Peles Castle


Sinaia is a relatively new settlement, situated 100 km north of Bucharest in the Carpathians. The first construction was Sinaia Monastery in the XVIIth century. A settlement began to develop here, once the Austrians constructed roads along the Prahova Valley, so they could cross the mountains from Transylvania to attack the Ottomans in Wallachia. The inns were established at the same timeas traders’ chariots arrived there and the region became populated. The interest in Sinaia increased during the second half of the XIXth century, after the first king of Romania, Carol I, visited the little mountain village and, charmed by the landscape decided to build a royal residence there. Peles Castle was completed in 1883, after 10 years, and Sinaia found itself growing in popularity as place to spend the summer as a consequence.

Peles Castle King Carol I bought the domain from Sinaia from his personal funds. Peles Palace was used as a royal summer residence, and also as a venue for important political events, such as the crown council in 1914 that decided the initial neutrality of Romania in WW 1 TheGreat War. The royal family welcomed important guests at Peles including emperor Franz Josef, who was enchanted by the castle.

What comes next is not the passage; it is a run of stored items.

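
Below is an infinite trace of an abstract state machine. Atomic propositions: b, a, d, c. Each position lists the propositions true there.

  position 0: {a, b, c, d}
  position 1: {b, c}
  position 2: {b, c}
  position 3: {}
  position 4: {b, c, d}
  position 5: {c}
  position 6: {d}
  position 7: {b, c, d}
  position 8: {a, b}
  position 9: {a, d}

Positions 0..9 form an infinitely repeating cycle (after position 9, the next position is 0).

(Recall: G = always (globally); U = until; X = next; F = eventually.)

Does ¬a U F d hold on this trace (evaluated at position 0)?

Walking from position 0: F d first holds at position 0, and ¬a holds at every earlier position along the way, so ¬a U F d holds.

Satisfied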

The exterior of the castle/palace (I consider that the difference between a palace, which is a royal/aristocratic residence and a castle, which is a military residence used mostly for defence, made Peles, a palace not a castle at is called in all the travel guides) is German Neo - Renaissance style, while about 160 rooms are finished in a variety of different styles, including German, Italian and English Renaissance, German Baroque, French Roccocco etc. The Council Room, the Florentine Room, the Moorish Salon, the Armoreys, the Playhouse, the Concert Hall, the Turkish Parlourand others are all sumptuously decorated and are among the most spectacular in the palace.

Pelisor Castle The smaller Pelisor Palace, completed in 1903 as the residence for royal heirs, is situated close to Peles. The communist regime confiscated all the royal properties in 1948 and Peles Palace became a museum 5 years later. However, in the last years of the regime, the whole area was closed to the public and the properties reserved for use by Ceausescu.

After 1990 Peles and Pelisor were reopened to visitors.